Tapi mengapa perekonomian Indonesia masih bertumpu pada semua kegiatan yang basisnya di daratan, seperti pertambangan, perhutanan, pertanian, dan sejenisnya? Padahal total kontribusi PDB dari sektor kelautan Indonesia saat ini hanya sekitar 20%, di bawah Thailand dan Korea Selatan. Dua negeri yang kalau panjang pantainya digabung pun tak sampai 10% dari panjang pantai Indonesia.

Joko Widodo pernah menyinggung hal ini saat pelantikan pertamanya sebagai Presiden RI, bahwa Indonesia telah lama memunggungi laut; samudra, laut, selat dan teluk adalah masa depan Indonesia. Sementara dalam pidato kebudayaan tahun 2014, Hilmar Farid, Sejarawan yang kini menjabat sebagai Direktur Jenderal Kebudayaan berpendapat, penyebab Indonesia melupakan laut adalah karena terpisahnya laut dan dunia maritim dari kebudayaan.

Dalam sejarahnya, laut erat kaitannya dengan geopolitik atau perebutan negara-negara adikuasa. Ke depan, hampir semua orang sepakat; kehidupan berada di laut. Indonesia yang merupakan negara kepulauan telah lama dikenal memiliki kemampuan berlayar ke Pantai Timur Afrika dan Kepulauan Pasifik, jauh sebelum kedatangan bangsa Eropa.
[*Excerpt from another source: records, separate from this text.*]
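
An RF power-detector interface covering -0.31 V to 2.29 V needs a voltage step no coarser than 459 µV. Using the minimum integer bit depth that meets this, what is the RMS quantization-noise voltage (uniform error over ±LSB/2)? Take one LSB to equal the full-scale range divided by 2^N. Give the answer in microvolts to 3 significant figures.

91.6 µV

Range = 2.29 − (-0.31) = 2.6 V.
2.6 V / 459 µV = 5664. Since 2^12 = 4096 and 2^13 = 8192, N = 13.
LSB = 2.6 V ÷ 2^13 = 2.6/8192 V = 317.38 µV.
σ_q = LSB/√12 = 317.38 µV/3.4641 = 91.6 µV.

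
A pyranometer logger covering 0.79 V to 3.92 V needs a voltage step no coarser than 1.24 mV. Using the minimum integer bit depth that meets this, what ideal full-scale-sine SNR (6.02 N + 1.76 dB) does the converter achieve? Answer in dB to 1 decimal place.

74.0 dB

The full-scale span is 3.92 − (0.79) = 3.13 V.
Required number of levels: 3.13/1.24 mV = 2524.2; smallest N with 2^N ≥ that is 12.
6.02(12) + 1.76 = 74.00 dB.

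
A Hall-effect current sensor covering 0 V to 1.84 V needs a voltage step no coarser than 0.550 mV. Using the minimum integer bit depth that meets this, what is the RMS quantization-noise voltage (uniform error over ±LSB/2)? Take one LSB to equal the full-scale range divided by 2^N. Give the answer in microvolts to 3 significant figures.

130 µV

Full-scale range = 1.84 V.
1.84 V / 0.550 mV = 3345. Since 2^11 = 2048 and 2^12 = 4096, N = 12.
One LSB is 1.84 V / 4096 = 449.22 µV.
RMS noise = LSB/√12 = 130 µV.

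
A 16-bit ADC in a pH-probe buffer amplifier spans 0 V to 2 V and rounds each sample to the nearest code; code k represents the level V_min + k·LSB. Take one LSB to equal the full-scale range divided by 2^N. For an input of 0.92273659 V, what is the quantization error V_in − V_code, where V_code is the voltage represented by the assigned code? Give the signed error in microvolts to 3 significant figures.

Range is 2 V. LSB = 2 V / 2^16 ≈ 30.52 µV.
(0.92273659 − (0)) / LSB = 0.92273659 × 65536/2 = 30236.2326. Nearest integer: k = 30236.
Reconstructed level: 0 + 30236 × 2/65536 V = 0.92272949219 V.
e = 0.92273659 − (0.92272949219) = +7.10 µV.

+7.10 µV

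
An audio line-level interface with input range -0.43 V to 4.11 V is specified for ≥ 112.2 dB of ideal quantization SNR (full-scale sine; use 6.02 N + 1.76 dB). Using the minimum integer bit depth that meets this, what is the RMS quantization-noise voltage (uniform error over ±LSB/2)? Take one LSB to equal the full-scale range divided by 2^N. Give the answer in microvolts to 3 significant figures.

The full-scale span is 4.11 − (-0.43) = 4.54 V.
6.02 N + 1.76 ≥ 112.2 gives N ≥ 18.346, so the minimum integer is 19.
Step size = 4.54/524288 V = 8.6594 µV.
RMS noise = LSB/√12 = 2.50 µV.

2.50 µV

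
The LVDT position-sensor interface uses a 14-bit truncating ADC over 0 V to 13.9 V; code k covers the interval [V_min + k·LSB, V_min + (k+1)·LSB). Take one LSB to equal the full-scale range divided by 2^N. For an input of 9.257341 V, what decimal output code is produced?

10911

V_FS = 13.9 V. LSB = 13.9 V / 2^14 ≈ 0.8484 mV.
(V_in − V_min) × 2^14/range = (9.257341 − (0)) × 16384/13.9 = 10911.674.
Floor → code = 10911.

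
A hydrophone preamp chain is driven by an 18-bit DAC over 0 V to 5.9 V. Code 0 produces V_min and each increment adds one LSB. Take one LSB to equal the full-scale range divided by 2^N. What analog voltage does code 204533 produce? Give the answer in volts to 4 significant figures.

V_FS = 5.9 V. LSB = 5.9 V / 2^18.
V_out = 0 + 204533 × (5.9/262144) V
      = 0 V + 4.60337 V = 4.60337 V.

4.603 V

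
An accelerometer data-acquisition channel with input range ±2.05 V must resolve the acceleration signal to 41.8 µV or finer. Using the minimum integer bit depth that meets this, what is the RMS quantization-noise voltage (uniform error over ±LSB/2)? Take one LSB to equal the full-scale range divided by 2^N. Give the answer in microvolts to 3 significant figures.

9.03 µV

Range = 2.05 − (-2.05) = 4.1 V.
4.1 V / 41.8 µV = 98090. Since 2^16 = 65536 and 2^17 = 131072, N = 17.
One LSB is 4.1 V / 131072 = 31.281 µV.
σ_q = LSB/√12 = 31.281 µV/3.4641 = 9.03 µV.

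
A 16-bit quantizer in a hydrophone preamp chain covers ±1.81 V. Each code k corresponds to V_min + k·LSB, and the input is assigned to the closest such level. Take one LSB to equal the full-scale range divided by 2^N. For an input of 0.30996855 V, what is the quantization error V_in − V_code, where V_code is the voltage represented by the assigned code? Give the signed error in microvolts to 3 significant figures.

−20.5 µV

The full-scale span is 1.81 − (-1.81) = 3.62 V. LSB = 3.62 V / 2^16 ≈ 55.24 µV.
(V_in − V_min)/LSB = (0.30996855 − (-1.81)) × 65536/3.62 = 38379.6295 → nearest code k = 38380.
V_code = -1.81 + (38380/65536) × 3.62 = 0.30998901367 V.
e = 0.30996855 − (0.30998901367) = −20.5 µV.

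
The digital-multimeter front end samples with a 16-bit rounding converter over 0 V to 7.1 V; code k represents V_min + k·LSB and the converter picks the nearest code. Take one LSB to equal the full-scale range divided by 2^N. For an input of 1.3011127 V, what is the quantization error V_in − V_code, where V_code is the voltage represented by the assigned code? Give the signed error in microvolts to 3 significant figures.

−19.5 µV

Full-scale range = 7.1 V. LSB = 7.1 V / 2^16 ≈ 108.3 µV.
(1.3011127 − (0)) / LSB = 1.3011127 × 65536/7.1 = 12009.8200. Nearest integer: k = 12010.
Reconstructed level: 0 + 12010 × 7.1/65536 V = 1.3011322021 V.
Error = V_in − V_code = 1.3011127 − (1.3011322021) = −19.5 µV.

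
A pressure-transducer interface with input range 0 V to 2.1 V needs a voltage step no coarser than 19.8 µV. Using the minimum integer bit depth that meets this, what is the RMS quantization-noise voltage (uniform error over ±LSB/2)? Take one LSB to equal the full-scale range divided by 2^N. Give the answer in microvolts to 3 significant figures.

Full-scale range = 2.1 V.
Levels needed ≥ 2.1/19.8 µV = 106100. 2^17 = 131072 suffices, so N_min = 17.
One LSB is 2.1 V / 131072 = 16.022 µV.
σ_q = LSB/√12 = 16.022 µV/3.4641 = 4.63 µV.

4.63 µV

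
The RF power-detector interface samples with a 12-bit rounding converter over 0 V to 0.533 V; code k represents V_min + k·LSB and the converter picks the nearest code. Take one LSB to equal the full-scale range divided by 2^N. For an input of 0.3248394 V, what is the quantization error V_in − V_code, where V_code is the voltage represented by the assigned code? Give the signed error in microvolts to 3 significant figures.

V_FS = 0.533 V. LSB = 0.533 V / 2^12 ≈ 130.1 µV.
Position in LSBs: (0.3248394 − (0)) × 4096/0.533 = 2496.3268; rounding gives k = 2496.
Reconstructed level: 0 + 2496 × 0.533/4096 V = 0.3247968750 V.
V_in − V_code = 0.3248394 − (0.3247968750) = +42.5 µV.

+42.5 µV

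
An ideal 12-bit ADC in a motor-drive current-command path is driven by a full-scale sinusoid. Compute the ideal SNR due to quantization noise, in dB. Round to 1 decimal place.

74.0 dB

SNR = 6.02·12 + 1.76 = 74.00 dB.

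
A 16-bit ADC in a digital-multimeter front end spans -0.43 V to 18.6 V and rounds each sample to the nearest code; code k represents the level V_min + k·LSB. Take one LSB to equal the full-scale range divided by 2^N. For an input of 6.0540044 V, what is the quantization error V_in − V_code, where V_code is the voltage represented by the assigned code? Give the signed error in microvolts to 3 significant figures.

−63.9 µV

Span: 18.6 V − (-0.43 V) = 19.03 V. LSB = 19.03 V / 2^16 ≈ 290.4 µV.
(6.0540044 − (-0.43)) / LSB = 6.4840044 × 65536/19.03 = 22329.7799. Nearest integer: k = 22330.
V_code = V_min + k × range/2^16 = -0.43 + 22330 × 19.03/65536 = 6.0540682983 V.
V_in − V_code = 6.0540044 − (6.0540682983) = −63.9 µV.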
Akan tetapi, rekonstruksi sejarah kelautan nusantara masih sedikit dibandingkan dengan penggambaran sejarah di daratan.

Keterabaian ini menjadi salah satu alasan Kementerian Pendidikan dan Kebudayaan, melalui Direktorat Jenderal Kebudayaan, mengangkat tema bahari pada Konferensi Nasional Sejarah (KNS) ke-10. Melalui gelaran ini, sejarah bahari diharapkan menjadi tulisan sejarah nasional mutakhir dan dapat dipahami masyarakat melalui pendidikan. Beberapa tema bahari yang akan diangkat antara lain Jaringan Pelayaran Nusantara, Sistem Pengetahuan dan Tradisi Bahari, Laut dan Dinamika Kekuasaan, serta Laut dalam Historiografi Tradisional Sastra dan Seni.

Tema Jaringan Pelayaran Nusantara membahas kota-kota pelabuhan yang ada di Nusantara. Sementara, pada Sistem Pengetahuan dan Tradisi Bahari akan dibahas dinamika sistem budaya, kepercayaan, kelembagan, teknologi, kearifan lokal, dan hubungan sosial. Konflik, dominasi, dan kesepakatan yang mewarnai kehidupan kelautan akan dibahas pada tema Laut dalam Dinamika Kekuasaan. Sedangkan, tema Laut Dalam Historiografi Tradisional, Sastra dan Seni menekankan bagaimana kelautan mempengaruhi karya sastra dan pemikiran.

Taufik Hanafi, Pelaksana Tugas Direktur Sejarah mengatakan, pemilihan tema ini telah melalui proses pemikiran yang cukup panjang. Sejarah membuktikan bahwa negara yang menguasai laut adalah bangsa yang maju dan sejahtera. paparnya.

KNS ke-10 ini menjadi langkah awal untuk balik badan, melihat kembali laut yang selama ini dipunggungi, sekaligus membuktikan lagu Koes Plus, bahwa kail dan jala cukup menghidupi negeri ini.